Many-banded snake
- Conservation status: Least Concern (IUCN 3.1)

Scientific classification
- Kingdom: Animalia
- Phylum: Chordata
- Class: Reptilia
- Order: Squamata
- Suborder: Serpentes
- Family: Elapidae
- Genus: Naja
- Subgenus: Boulengerina
- Species: N. multifasciata
- Binomial name: Naja multifasciata (F. Werner, 1902)
- Synonyms: Naia mulifasciata F. Werner, 1902; Paranaja multifasciata — Harding & Welch, 1980; Naja multifasciata — Wüster et al, 2007; Naja (Boulengerina) multifasciata — Wallach et al., 2009; Boulengerina multifasciata — Wallach et al., 2014;

= Many-banded snake =

- Genus: Naja
- Species: multifasciata
- Authority: (F. Werner, 1902)
- Conservation status: LC
- Synonyms: Naia mulifasciata , F. Werner, 1902, Paranaja multifasciata , — Harding & Welch, 1980, Naja multifasciata , — Wüster et al, 2007, Naja (Boulengerina) multifasciata , — Wallach et al., 2009, Boulengerina multifasciata , — Wallach et al., 2014

Species of snake

The many-banded snake (Naja multifasciata), also known commonly as the burrowing cobra, is a species of venomous snake in the family Elapidae. The species is native to Central Africa. There are three recognized subspecies.

==Geographic range==
N. multifasciata is found in Angola, Cameroon, the Democratic Republic of Congo, Equatorial Guinea, Gabon, the Republic of Congo, and the Central African Republic.

==Habitat==
The preferred natural habitat of N. multifasciata is marshy areas of forest, at elevations up to 800 m.

==Description==
N. multifasciata is a small snake with an adult size of 50 cm and maximum size of about 81 cm. The body is moderately slender with a short tail ending in a blunt spike. The head is short, flattened, and slightly distinct from neck; the neck region is not capable of expansion into a hood. The eyes are medium to moderately large. The pupils are round.
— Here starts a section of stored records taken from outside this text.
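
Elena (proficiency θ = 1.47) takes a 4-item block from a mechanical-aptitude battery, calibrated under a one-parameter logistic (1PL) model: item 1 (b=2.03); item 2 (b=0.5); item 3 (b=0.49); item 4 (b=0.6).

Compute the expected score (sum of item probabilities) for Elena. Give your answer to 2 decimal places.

2.52

P(θ) = 1 / (1 + exp(−(θ − b)))
P_1 = 1/(1+e^{0.5600}) = 0.3635
P_2 = 1/(1+e^{-0.9700}) = 0.7251
P_3 = 1/(1+e^{-0.9800}) = 0.7271
P_4 = 1/(1+e^{-0.8700}) = 0.7047
E[score] = 0.3635 + 0.7251 + 0.7271 + 0.7047 = 2.5205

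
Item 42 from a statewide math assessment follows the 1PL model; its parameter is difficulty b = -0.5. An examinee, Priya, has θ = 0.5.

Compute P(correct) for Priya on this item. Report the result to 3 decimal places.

P(θ) = 1 / (1 + exp(−(θ − b)))
Exponent: (0.5 − (-0.5)) = 1.0000
1/(1 + e^{-1.0000}) = 0.7311
P = 0.7311

0.731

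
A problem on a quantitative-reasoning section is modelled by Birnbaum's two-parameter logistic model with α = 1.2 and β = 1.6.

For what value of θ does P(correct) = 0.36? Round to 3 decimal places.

P(θ) = 1 / (1 + exp(−α(θ − β)))
logit = ln(0.3600/0.6400) = -0.5754
θ = β + logit/(α) = 1.6 + (-0.5754)/1.2000 = 1.1205

1.121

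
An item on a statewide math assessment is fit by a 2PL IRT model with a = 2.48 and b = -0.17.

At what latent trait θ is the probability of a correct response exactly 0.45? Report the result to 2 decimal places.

P(θ) = 1 / (1 + exp(−a(θ − b)))
logit = ln(0.4500/0.5500) = -0.2007
θ = b + logit/(a) = -0.17 + (-0.2007)/2.4800 = -0.2509

-0.25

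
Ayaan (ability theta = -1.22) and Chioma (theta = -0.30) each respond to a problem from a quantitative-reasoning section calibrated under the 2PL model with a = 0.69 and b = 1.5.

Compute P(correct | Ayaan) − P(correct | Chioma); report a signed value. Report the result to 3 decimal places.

P(theta) = 1 / (1 + exp(−a(theta − b)))
P(Ayaan) = 0.1328  [exponent -1.8768]
P(Chioma) = 0.2241  [exponent -1.2420]
Difference = 0.1328 − 0.2241 = -0.0913

-0.091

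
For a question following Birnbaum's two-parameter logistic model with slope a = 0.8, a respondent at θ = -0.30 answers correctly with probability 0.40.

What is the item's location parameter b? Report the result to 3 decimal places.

P(θ) = 1 / (1 + exp(−a(θ − b)))
logit(0.40) = ln(0.40/0.60) = -0.4055
b = θ − logit/(a) = -0.30 − (-0.4055)/0.8000 = 0.2068

0.207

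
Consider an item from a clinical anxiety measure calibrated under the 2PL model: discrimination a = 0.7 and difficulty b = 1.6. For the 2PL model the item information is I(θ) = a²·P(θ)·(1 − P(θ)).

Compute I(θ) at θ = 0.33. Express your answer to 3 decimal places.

P = 1/(1+e^{0.8890}) = 0.2913
P(1−P) = 0.2913 × 0.7087 = 0.2065
I = a² × P(1−P) = 0.7² × 0.2065 = 0.10116

0.101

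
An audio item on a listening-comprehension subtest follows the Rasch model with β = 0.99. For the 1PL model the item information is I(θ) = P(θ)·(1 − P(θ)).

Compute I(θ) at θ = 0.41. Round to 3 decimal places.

P = 1/(1+e^{0.5800}) = 0.3589
P(1−P) = 0.3589 × 0.6411 = 0.2301
I = P(1−P) = 0.23010

0.230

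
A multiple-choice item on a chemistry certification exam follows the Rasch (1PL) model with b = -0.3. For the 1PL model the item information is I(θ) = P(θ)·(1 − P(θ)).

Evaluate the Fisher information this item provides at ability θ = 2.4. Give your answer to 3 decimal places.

0.059

P = 1/(1+e^{-2.7000}) = 0.9370
P(1−P) = 0.9370 × 0.0630 = 0.0590
I = P(1−P) = 0.05901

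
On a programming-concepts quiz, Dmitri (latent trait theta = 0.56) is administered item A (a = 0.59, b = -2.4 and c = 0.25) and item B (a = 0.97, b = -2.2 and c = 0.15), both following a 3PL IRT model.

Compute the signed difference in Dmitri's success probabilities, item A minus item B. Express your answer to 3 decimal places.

P(theta) = c + (1 − c) · 1 / (1 + exp(−a(theta − b)))
P_A = 0.8886
P_B = 0.9453
P_A − P_B = -0.0567

-0.057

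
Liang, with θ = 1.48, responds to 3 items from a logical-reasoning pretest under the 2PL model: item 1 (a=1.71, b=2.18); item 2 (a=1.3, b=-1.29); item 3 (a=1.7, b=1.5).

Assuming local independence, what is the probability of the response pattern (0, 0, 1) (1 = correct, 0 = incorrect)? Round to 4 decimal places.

P(θ) = 1 / (1 + exp(−a(θ − b)))
P_1 = 1/(1+e^{1.1970}) = 0.2320
P_2 = 1/(1+e^{-3.6010}) = 0.9734
P_3 = 1/(1+e^{0.0340}) = 0.4915
L = (1−P_1) × (1−P_2) × P_3 = 0.7680 × 0.0266 × 0.4915 = 0.01003

0.0100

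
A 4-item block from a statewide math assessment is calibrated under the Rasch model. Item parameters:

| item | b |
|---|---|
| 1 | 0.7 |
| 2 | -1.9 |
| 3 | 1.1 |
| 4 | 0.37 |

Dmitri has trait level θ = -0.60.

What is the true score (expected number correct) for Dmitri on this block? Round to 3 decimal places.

P(θ) = 1 / (1 + exp(−(θ − b)))
P_1 = 1/(1+e^{1.3000}) = 0.2142
P_2 = 1/(1+e^{-1.3000}) = 0.7858
P_3 = 1/(1+e^{1.7000}) = 0.1545
P_4 = 1/(1+e^{0.9700}) = 0.2749
E[score] = 0.2142 + 0.7858 + 0.1545 + 0.2749 = 1.4293

1.429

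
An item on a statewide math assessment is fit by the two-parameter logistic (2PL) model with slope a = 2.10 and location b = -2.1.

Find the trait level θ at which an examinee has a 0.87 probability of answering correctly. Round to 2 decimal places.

-1.19

P(θ) = 1 / (1 + exp(−a(θ − b)))
logit = ln(0.8700/0.1300) = 1.9010
θ = b + logit/(a) = -2.1 + 1.9010/2.1000 = -1.1948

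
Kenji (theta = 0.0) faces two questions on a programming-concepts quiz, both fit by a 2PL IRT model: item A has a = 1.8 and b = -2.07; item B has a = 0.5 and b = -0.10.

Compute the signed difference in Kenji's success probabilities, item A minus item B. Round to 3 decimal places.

P(theta) = 1 / (1 + exp(−a(theta − b)))
P_A = 0.9765
P_B = 0.5125
P_A − P_B = 0.4640

0.464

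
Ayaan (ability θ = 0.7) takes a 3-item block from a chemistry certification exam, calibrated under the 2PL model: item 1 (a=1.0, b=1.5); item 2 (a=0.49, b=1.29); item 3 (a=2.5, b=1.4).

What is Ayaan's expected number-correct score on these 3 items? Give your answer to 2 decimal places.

0.89

P(θ) = 1 / (1 + exp(−a(θ − b)))
P_1 = 1/(1+e^{0.8000}) = 0.3100
P_2 = 1/(1+e^{0.2891}) = 0.4282
P_3 = 1/(1+e^{1.7500}) = 0.1480
E[score] = 0.3100 + 0.4282 + 0.1480 = 0.8863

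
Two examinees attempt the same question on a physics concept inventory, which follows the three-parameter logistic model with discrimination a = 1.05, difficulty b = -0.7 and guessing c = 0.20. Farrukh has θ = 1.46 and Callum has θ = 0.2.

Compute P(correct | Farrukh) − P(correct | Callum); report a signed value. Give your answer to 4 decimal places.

0.1489

P(θ) = c + (1 − c) · 1 / (1 + exp(−a(θ − b)))
P(Farrukh) = 0.9250  [exponent 2.2680]
P(Callum) = 0.7761  [exponent 0.9450]
Difference = 0.9250 − 0.7761 = 0.1489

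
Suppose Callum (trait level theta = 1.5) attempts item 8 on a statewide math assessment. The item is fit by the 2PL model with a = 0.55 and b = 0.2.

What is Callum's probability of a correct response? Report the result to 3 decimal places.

P(theta) = 1 / (1 + exp(−a(theta − b)))
Exponent: 0.55 × (1.5 − 0.2) = 0.7150
1/(1 + e^{-0.7150}) = 0.6715

0.672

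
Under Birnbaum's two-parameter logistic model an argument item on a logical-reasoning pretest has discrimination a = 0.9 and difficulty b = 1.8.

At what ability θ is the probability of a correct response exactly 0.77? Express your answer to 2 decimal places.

3.14

P(θ) = 1 / (1 + exp(−a(θ − b)))
logit = ln(0.7700/0.2300) = 1.2083
θ = b + logit/(a) = 1.8 + 1.2083/0.9000 = 3.1426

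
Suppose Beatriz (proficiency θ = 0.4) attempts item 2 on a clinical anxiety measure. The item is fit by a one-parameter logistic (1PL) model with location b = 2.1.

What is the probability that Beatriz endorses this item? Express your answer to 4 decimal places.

0.1545

P(θ) = 1 / (1 + exp(−(θ − b)))
Exponent: (0.4 − 2.1) = -1.7000
1/(1 + e^{1.7000}) = 0.1545
P = 0.1545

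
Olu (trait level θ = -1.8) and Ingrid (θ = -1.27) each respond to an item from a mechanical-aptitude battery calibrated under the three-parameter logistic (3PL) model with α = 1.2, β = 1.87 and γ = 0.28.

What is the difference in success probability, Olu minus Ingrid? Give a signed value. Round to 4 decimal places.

-0.0076

P(θ) = γ + (1 − γ) · 1 / (1 + exp(−α(θ − β)))
P(Olu) = 0.2887  [exponent -4.4040]
P(Ingrid) = 0.2963  [exponent -3.7680]
Difference = 0.2887 − 0.2963 = -0.0076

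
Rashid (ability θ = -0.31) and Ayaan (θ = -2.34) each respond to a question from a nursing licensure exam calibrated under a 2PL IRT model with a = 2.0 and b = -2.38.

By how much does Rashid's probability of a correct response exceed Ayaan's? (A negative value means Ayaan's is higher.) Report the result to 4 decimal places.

0.4643

P(θ) = 1 / (1 + exp(−a(θ − b)))
P(Rashid) = 0.9843  [exponent 4.1400]
P(Ayaan) = 0.5200  [exponent 0.0800]
Difference = 0.9843 − 0.5200 = 0.4643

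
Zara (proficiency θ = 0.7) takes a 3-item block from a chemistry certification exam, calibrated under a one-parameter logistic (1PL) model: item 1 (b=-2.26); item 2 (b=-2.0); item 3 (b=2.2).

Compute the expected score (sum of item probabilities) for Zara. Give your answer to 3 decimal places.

2.070

P(θ) = 1 / (1 + exp(−(θ − b)))
P_1 = 1/(1+e^{-2.9600}) = 0.9507
P_2 = 1/(1+e^{-2.7000}) = 0.9370
P_3 = 1/(1+e^{1.5000}) = 0.1824
E[score] = 0.9507 + 0.9370 + 0.1824 = 2.0702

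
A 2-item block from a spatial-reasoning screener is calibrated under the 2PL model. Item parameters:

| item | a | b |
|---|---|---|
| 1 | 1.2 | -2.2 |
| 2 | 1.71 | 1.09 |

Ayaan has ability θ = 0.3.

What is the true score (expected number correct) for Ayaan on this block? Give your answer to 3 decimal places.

P(θ) = 1 / (1 + exp(−a(θ − b)))
P_1 = 1/(1+e^{-3.0000}) = 0.9526
P_2 = 1/(1+e^{1.3509}) = 0.2057
E[score] = 0.9526 + 0.2057 = 1.1583

1.158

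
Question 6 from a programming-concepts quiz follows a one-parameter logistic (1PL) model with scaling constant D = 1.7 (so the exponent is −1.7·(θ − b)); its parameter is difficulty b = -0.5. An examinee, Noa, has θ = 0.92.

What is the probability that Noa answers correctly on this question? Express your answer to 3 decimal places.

P(θ) = 1 / (1 + exp(−D·(θ − b)))
Exponent: 1.7 × (0.92 − (-0.5)) = 2.4140
1/(1 + e^{-2.4140}) = 0.9179
P = 0.9179

0.918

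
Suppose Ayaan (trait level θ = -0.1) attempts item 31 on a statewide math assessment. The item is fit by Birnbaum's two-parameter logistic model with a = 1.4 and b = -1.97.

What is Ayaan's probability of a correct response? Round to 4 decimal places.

0.9320

P(θ) = 1 / (1 + exp(−a(θ − b)))
Exponent: 1.4 × (-0.1 − (-1.97)) = 2.6180
1/(1 + e^{-2.6180}) = 0.9320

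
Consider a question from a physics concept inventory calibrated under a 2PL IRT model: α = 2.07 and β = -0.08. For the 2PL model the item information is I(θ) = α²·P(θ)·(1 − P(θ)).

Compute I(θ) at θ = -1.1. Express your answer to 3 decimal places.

0.413

P = 1/(1+e^{2.1114}) = 0.1080
P(1−P) = 0.1080 × 0.8920 = 0.0963
I = α² × P(1−P) = 2.07² × 0.0963 = 0.41277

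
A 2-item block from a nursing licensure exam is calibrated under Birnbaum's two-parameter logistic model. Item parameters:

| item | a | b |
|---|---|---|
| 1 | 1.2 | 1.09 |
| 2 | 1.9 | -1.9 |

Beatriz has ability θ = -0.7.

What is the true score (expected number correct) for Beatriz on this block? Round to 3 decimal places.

P(θ) = 1 / (1 + exp(−a(θ − b)))
P_1 = 1/(1+e^{2.1480}) = 0.1045
P_2 = 1/(1+e^{-2.2800}) = 0.9072
E[score] = 0.1045 + 0.9072 = 1.0117

1.012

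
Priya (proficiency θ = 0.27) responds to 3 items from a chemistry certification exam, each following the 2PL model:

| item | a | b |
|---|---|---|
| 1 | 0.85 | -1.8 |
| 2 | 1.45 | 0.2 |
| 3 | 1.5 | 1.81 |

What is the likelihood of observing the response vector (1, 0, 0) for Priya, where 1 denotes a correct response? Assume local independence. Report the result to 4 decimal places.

P(θ) = 1 / (1 + exp(−a(θ − b)))
P_1 = 1/(1+e^{-1.7595}) = 0.8531
P_2 = 1/(1+e^{-0.1015}) = 0.5254
P_3 = 1/(1+e^{2.3100}) = 0.0903
L = P_1 × (1−P_2) × (1−P_3) = 0.8531 × 0.4746 × 0.9097 = 0.36838

0.3684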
The dorsal scales are smooth and glossy.

==Venom==
N. multifasciata is venomous. Its venom is similar to classical cobra venoms and appears to contain both neurotoxins and cardiotoxins.

==Reproduction==
N. multifasciata is oviparous.

==Taxonomy==
The genus Paranaja was synonymised with Naja in a recent molecular phylogenetic study, as this species is closely related to the forest cobra (Naja melanoleuca)

==Subspecies==
Three subspecies are recognized as being valid, including the nominotypical subspecies.
- Naja multifasciata anomala Sternfeld, 1917 – Cameroon
- Naja multifasciata duttoni (Boulenger, 1904)
- Naja multifasciata multifasciata (F. Werner, 1902)

Nota bene: A trinomial authority in parentheses indicates that the subspecies was originally described in a genus other than Naja.

==Etymology==
The subspecific name, duttoni, is in honor of British parasitologist Joseph Everett Dutton.